While, over the years, my view of the Spanish Civil War has grown more nuanced, my view of Barça has grown ever more romantic. During the era of the Franco dictatorship, Barça was the lone place where the Catalans could shout in their own language and denounce the authoritarian regime. No government would dare challenge 100,000 men in the throes of fandom. Franco understood that the Catalan people needed a place to vent their frustration, and Barça provided just that.

No soccer team is going to be a perfect reflection of your politics--and it may even be perverse to think of the game that way. But Barça represents a liberal nationalist spirit that makes for a powerful reprimand to both ethnic chauvinism and facile criticisms of the nation-state. Barça is the ultimate symbol of the Catalan people--one of their most glorious achievements, a monument to their language, history and struggle. But, at the same, it is a bastion of pluralism. Its anthem explicitly welcomes immigrants, and over time it has served as a powerful instrument for assimilating newcomers into Catalan society.

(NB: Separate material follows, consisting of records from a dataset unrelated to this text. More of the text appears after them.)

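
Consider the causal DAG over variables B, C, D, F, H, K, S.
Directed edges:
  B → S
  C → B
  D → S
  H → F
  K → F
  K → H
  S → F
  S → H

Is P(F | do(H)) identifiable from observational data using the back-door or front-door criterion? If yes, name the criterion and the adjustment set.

P(F|do(H)): backdoor, adjust for {K, S}.

desc(H)\{H}={F}; candidates ⊆ {B,C,D,K,S}.
size 0: {}; under {} H still reaches {B,C,D,F,K,S} ∋ F.
size 1: {B}, {C}, {D} …(+2); under {B} H still reaches {D,F,K,S} ∋ F.
{K,S}: H⊥F given {K,S} in G with H→· removed — back-door holds.
P(F|do(H)) = Σ_{K,S} P(F|H,K,S)·P(K,S).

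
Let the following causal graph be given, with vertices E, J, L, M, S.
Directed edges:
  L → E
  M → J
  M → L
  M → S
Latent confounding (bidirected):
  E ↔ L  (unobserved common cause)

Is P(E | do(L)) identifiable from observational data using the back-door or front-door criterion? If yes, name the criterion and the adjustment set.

P(E|do(L)): not identifiable (no BD/FD set).

desc(L)\{L}={E}; candidates ⊆ {J,M,S}.
L↔E: latent back-door arc(s) into L.
size 0: {}; under {} L still reaches {E,J,M,S} ∋ E.
size 1: {J}, {M}, {S}; under {J} L still reaches {E,M,S} ∋ E.
size 2: {J,M}, {J,S}, {M,S}; under {J,M} L still reaches {E} ∋ E.
L↔E cannot be blocked by any observed set — no back-door set.
No mediator lies on a directed L→…→E path.
Neither criterion identifies P(E|do(L)) in this graph.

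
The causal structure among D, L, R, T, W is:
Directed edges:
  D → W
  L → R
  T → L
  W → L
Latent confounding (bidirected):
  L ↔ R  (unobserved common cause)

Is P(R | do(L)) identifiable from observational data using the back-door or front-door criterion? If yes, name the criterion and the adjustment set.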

So when Barcelona and Arsenal finally met last week, I had to make my choice. For a week leading up to the game, I dressed my 14-month-old baby in her Barça tracksuit, earning her approving cheers from my Latino neighbors in Washington as she waddled down the street. (O.K., some Americans do inherit their fandom.) I nodded, proudly and smugly. But there was no way for me to fully enjoy this game, to root against the Arsenal players I love. Even though Barça won, 2-1, I fear that a part of me lost.